Gemma shook her head. “No. And I remembered something you told me about a while ago. You told me that when O’Keefe first came here with his proposal, there were protests and petitions at town hall to send him and his blueprints packing. The same thing happened in Stallion Bay. The difference was that it's a bigger city so there was more of a divide. Whereas here in Holiday Cove, it was a flat-out, nearly unanimous ‘no’, it was closer to fifty-fifty in Stallion Bay. Half of the residents thought it would boost commerce and bring in new people—money—which they saw as being a good thing.

“Naturally that crowd was ecstatic when someone of O'Keefe's caliber came forward with an offer. However, the other fifty percent were staunchly against it and took their concerns all the way up the political chain and managed to win the mayor over to their side. He used his political ties to side with the people against O'Keefe and after a little battle, got the proposal turned down and sent O’Keefe on his way.”

I shook my head, not following. “When was all this? Stallion Bay's resort has been up and running for almost a year now.”

Gemma nodded. “I know. It was a year and a half before they broke ground. O’Keefe had to file permits and everything twice.”

“How did he get around the mayor? Did he buy him off too?”

“Not exactly.” At this point in the weaving of her tail, Gemma opened the sealed envelope and handed me the contents. “He died before the proposal went through. I think O'Keefe had him killed.”

Chills ran over me as though the room had just dropped ten degrees.

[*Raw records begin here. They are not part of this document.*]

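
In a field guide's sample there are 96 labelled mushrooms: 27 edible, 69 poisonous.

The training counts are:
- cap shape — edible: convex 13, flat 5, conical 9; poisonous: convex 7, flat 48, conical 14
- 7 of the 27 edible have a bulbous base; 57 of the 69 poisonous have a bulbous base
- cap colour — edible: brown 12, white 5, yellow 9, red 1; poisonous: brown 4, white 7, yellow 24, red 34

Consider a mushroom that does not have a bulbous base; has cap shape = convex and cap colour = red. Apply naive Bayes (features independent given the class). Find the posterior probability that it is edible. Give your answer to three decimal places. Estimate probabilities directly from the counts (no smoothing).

edible: (27/96) × (13/27) × (20/27) × (1/27) ≈ 0.00371513
poisonous: (69/96) × (7/69) × (12/69) × (34/69) ≈ 0.00624869
P(edible | x) = 0.00371513 / 0.00996382 ≈ 0.373

0.373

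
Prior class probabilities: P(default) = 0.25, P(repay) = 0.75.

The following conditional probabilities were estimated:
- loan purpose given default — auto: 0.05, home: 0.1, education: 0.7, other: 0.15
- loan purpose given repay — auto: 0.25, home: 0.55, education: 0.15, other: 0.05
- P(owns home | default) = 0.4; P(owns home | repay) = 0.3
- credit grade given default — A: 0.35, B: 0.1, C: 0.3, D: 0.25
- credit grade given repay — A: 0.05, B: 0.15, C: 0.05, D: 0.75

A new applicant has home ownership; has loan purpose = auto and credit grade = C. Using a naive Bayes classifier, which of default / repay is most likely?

repay

default: 0.25 × 0.05 × 0.4 × 0.3 = 0.0015
repay: 0.75 × 0.25 × 0.3 × 0.05 = 0.0028125
Highest score → repay.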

I took the pages from her hands and began to skim the words on the pages but my mind was spinning and I couldn’t decipher what I was reading. “Okay hold on. Tell me what I’m looking at here,” I said, starting at the beginning again. It looked like some pages had a medical record but I couldn’t see what Gemma was trying to show me.

She sat down beside me on the bed. “After I found the mayor’s obituary online, I left work and drove up to the hospital in Stallion Bay where he had been taken. I pulled a few strings with one of the doctors there and managed to get his autopsy results.”

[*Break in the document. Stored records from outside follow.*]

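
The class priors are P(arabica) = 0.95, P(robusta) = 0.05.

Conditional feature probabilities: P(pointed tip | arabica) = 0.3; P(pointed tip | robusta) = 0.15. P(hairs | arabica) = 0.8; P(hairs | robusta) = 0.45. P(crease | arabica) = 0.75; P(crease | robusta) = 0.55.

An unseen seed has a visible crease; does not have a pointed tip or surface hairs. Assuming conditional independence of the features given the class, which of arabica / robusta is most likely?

arabica

arabica: 0.95 × (1−0.3) × (1−0.8) × 0.75 = 0.09975
robusta: 0.05 × (1−0.15) × (1−0.45) × 0.55 = 0.01285625
Highest score → arabica.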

I turned to glance at her profile, my eyebrows raised. Soldier, nurse…super spy? Who the hell was this woman?

Gemma continued, not even noticing my inquisitive stare. She gestured at some figures on the paper. “Turns out he had high blood pressure, which was a known condition and he’d been taking medicine to control it for some time. However, the medication that he was taking, when mixed with this drug,” she pointed out a line containing a long word that, to me, looked like jumbled nothingness, “would have been fatal.”

“Holy shit. And nobody knows about this?”

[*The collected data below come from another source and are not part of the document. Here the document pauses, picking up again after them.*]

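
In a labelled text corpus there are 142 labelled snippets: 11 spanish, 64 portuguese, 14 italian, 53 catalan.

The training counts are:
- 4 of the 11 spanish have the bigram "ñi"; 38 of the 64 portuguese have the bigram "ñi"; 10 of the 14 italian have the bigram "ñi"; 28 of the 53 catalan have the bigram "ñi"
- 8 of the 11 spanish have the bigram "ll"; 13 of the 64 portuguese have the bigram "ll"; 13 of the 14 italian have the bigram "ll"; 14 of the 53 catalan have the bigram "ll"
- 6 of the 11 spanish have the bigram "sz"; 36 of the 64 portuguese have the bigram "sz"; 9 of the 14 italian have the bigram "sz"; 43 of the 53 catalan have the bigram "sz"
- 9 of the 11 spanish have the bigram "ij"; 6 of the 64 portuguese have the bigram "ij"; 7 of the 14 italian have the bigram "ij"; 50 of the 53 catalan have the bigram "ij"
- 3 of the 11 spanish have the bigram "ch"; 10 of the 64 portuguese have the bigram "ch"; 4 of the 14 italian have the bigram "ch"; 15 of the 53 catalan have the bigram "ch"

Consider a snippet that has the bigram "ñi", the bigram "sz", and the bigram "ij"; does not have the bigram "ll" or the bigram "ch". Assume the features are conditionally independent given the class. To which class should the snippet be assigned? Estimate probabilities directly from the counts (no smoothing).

catalan

spanish: (11/142) × (4/11) × (3/11) × (6/11) × (9/11) × (8/11) ≈ 0.00249348
portuguese: (64/142) × (38/64) × (51/64) × (36/64) × (6/64) × (54/64) ≈ 0.0094884
italian: (14/142) × (10/14) × (1/14) × (9/14) × (7/14) × (10/14) ≈ 0.00115489
catalan: (53/142) × (28/53) × (39/53) × (43/53) × (50/53) × (38/53) ≈ 0.0796256
Highest score → catalan.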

Gemma shrugged. “I don’t know. And I don’t know why nobody caught this. And I definitely don’t know who prescribed him this drug. I mean, maybe I’ve watched too many forensic science shows but it seems to me that at this dosage it was a deliberate poisoning. Even if he wasn’t on the other medication for his high blood pressure there’s no doctor that would have prescribed this drug to him, and certainly not at this dosage. Levels this high indicate a massive dose, which might not kill a healthy person, but it certainly wouldn’t be good for them, either. So, after everything you’ve told me about O’Keefe, combined with what the FBI and FAA teams found at the museum, it’s starting to look like O’Keefe is playing a very dangerous game and that he’ll do anything to win.”